Ah, le travail! C’est la santé, disent les uns. C’est un mal nécessaire pour mettre du beurre sur les épinards, diront les autres. Dans Bienvenue à l’usine, sorte de mise en abîme sur le capitalisme et le travail répétitif et déshumanisant, le dessinateur Bertine propose un portrait en demi-teinte de ces créatures de l’ère industrielle.
Invité à travailler dans une importante usine métallurgique pendant 15 jours, histoire d’en tirer une exposition formée de divers portraits et croquis, le personnage principale, qui est sans doute Bertine, Bastien de son prénom, rencontrera quantité de travailleurs, tous avec leurs tics, leurs raisons d’avoir accepté des tâches parfois éreintantes et ingrates, leurs motivations, leurs rêves – ou l’absence de ces derniers.
En ce sens, l’usine représente à la fois l’aboutissement et l’échec du concept de « travail ». Il s’agit habituellement de tâches physiques ou nécessitant une grande précision, ce qui glorifie le côté technique de la civilisation humaine, le tout dans un environnement mécanisé, aseptisé, dépourvu de toute verdure ou d’animaux.
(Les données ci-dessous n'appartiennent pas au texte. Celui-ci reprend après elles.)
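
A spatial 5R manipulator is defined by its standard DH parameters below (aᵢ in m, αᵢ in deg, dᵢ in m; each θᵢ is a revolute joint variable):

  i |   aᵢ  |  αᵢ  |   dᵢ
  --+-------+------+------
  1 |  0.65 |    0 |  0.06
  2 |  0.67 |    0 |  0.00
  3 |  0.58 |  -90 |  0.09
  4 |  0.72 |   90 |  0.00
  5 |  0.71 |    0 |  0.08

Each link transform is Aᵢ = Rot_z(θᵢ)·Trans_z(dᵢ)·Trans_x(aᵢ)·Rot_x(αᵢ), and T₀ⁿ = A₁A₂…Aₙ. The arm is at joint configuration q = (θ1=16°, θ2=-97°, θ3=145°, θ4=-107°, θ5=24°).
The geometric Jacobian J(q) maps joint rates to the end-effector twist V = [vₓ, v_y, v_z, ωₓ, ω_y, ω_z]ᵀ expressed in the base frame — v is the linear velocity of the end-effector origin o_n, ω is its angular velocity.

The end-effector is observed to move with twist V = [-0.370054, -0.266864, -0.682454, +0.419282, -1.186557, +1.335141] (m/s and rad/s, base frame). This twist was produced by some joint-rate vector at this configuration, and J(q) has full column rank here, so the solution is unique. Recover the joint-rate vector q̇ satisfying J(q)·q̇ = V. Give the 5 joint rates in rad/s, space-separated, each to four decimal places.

o_n = [0.5154, -0.2631, 1.4354]
J₁: ẑ×o_n = [0.2631, 0.5154, -0.0000], ω = ẑ
J2: z=[0.0000, 0.0000, 1.0000] o=[0.6248, 0.1792, 0.0600] → [0.4423, -0.1094, 0.0000, 0.0000, 0.0000, 1.0000]
J3: z=[0.0000, 0.0000, 1.0000] o=[0.7296, -0.4826, 0.0600] → [-0.2195, -0.2143, 0.0000, 0.0000, 0.0000, 1.0000]
J4: z=[-0.8988, 0.4384, 0.0000] o=[0.9839, 0.0387, 0.1500] → [0.5635, 1.1553, 0.4766, -0.8988, 0.4384, 0.0000]
J5: z=[-0.4192, -0.8595, -0.2924] o=[0.8916, -0.1505, 0.8385] → [-0.5460, 0.3602, -0.2762, -0.4192, -0.8595, -0.2924]
q̇ = J⁺·V = [0.9550, 0.8020, -0.1520, -0.8970, 0.9230]

0.9550 0.8020 -0.1520 -0.8970 0.9230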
L’homme y exploite la nature, mais il s’agit des ressources brutes, souvent arrachées du sol, plutôt que recueillies délicatement, par exemple. L’endroit pourrait se situer sur la Lune ou dans une autre galaxie, et il n’y aurait probablement pas de changement. Autant pour la fameuse « charte environnementale » que vante la femme qui accueille notre dessinateur, à son arrivée sur les lieux.
Dans cette aventure relativement courte, le dessinateur utilise de façon magistrale les couleurs, les ombres, les contrastes pour créer une atmosphère parfois légère, parfois particulièrement oppressante, comme dans la salle de fonderie, où tout est soit teinté de la vive lueur du métal en fusion, soit plongé dans un noir sinistre qui semble gangrener les combinaisons de protection et les visages des travailleurs.
De fait, ce sont véritablement ces maelstroms de couleurs qui font le succès de Bienvenue à l’usine. Les dialogues sont en nombre relativement petit, et comme l’artiste ne semble effectivement avoir passé que 15 jours à travailler dans l’usine en question, on ne peut pas nécessairement s’attendre à de grands échanges ou la création de liens d’amitié inébranlables. Qu’à cela ne tienne, l’oeuvre est justement poignante de par sa capacité à dire beaucoup de choses sans noyer les cases de phylactères.
Bienvenue à l’usine, de Bertine. Paru aux éditions du Vide Cocagne, 114 pages.